Pie in the sky valuation paradigms: Remember that whole Dow 36,000 thing? It’s fun to ignore market history and dream up new ways of valuing stocks, and last February it might even have been fun to believe that the 30 stocks Super-Bull Jim Glassman was touting on his Web site really were great buys, despite their apparent priciness. It’s less fun to find out that Mr. Market isn’t interested in learning new tricks: Nearly a year after its inception, the Glassman Technology Top 30 has fallen around 40 percent, several percentage points worse than the broader Nasdaq. Although many of these stocks are obviously way more tempting at current prices, the proper backlash response would be to denigrate them all. Until they start rising again, of course.

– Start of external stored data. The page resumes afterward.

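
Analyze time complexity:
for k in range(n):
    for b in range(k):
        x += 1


Per nesting level: O(n) * O(n) [triangular over k] = O(n^2)
Complexity: O(n^2)


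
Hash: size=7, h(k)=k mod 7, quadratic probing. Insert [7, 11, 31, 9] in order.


Insertions: 7->slot 0; 11->slot 4; 31->slot 3; 9->slot 2
Table: [7, None, 9, 31, 11, None, None]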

E-dudism: The vogue for twentysomething CEOs really only lasted about 20 minutes before “seasoned” corporate grownups decided that heading a New Economy startup was the new equivalent of a trophy wife. Along the way, the grown-ups invariably transformed themselves into e-dudes (to borrow another friend’s term) and chucked their suits in favor of black turtlenecks and chinos in an absurdly transparent attempt at seeming more “in tune” with the nose-ringers writing all the code. Expect more executives to Do The Joe Galli  and go back where they came from. Probably in a suit.

Money columnists in general interest opinion magazines: Let’s not dwell on this one.

Visionary extrapolation: This is closely related to the business plan on a napkin. Basically, if you spot a growing trend, all you have to do is extrapolate, then declare yourself visionary and everyone else myopic and in denial about the inevitable future dominance of whatever it is you’re talking about. For bonus points, cite Moore’s Law. An entire New Economy prognostication industry grew up around this idea, but obviously this sort of extrapolation isn’t hard—it’s easy. Anyone can do it. I’m already running long here, so I’ll return to Moore’s Law and the extrapolation surplus in another column in the near future. But for today, one more potential backlash victim.

Foosball. The New Economy workplace may have required long hours, but this was tempered by a homier atmosphere, tolerant of Nerf-gun fights and flexible hours. In a tighter economy, our old friend the citizen shareholder is likely to conclude that employees can play foosball on their own time and pay their own gym fees. And stop wasting time surfing the dot-com death pools! Your stock options depend on it!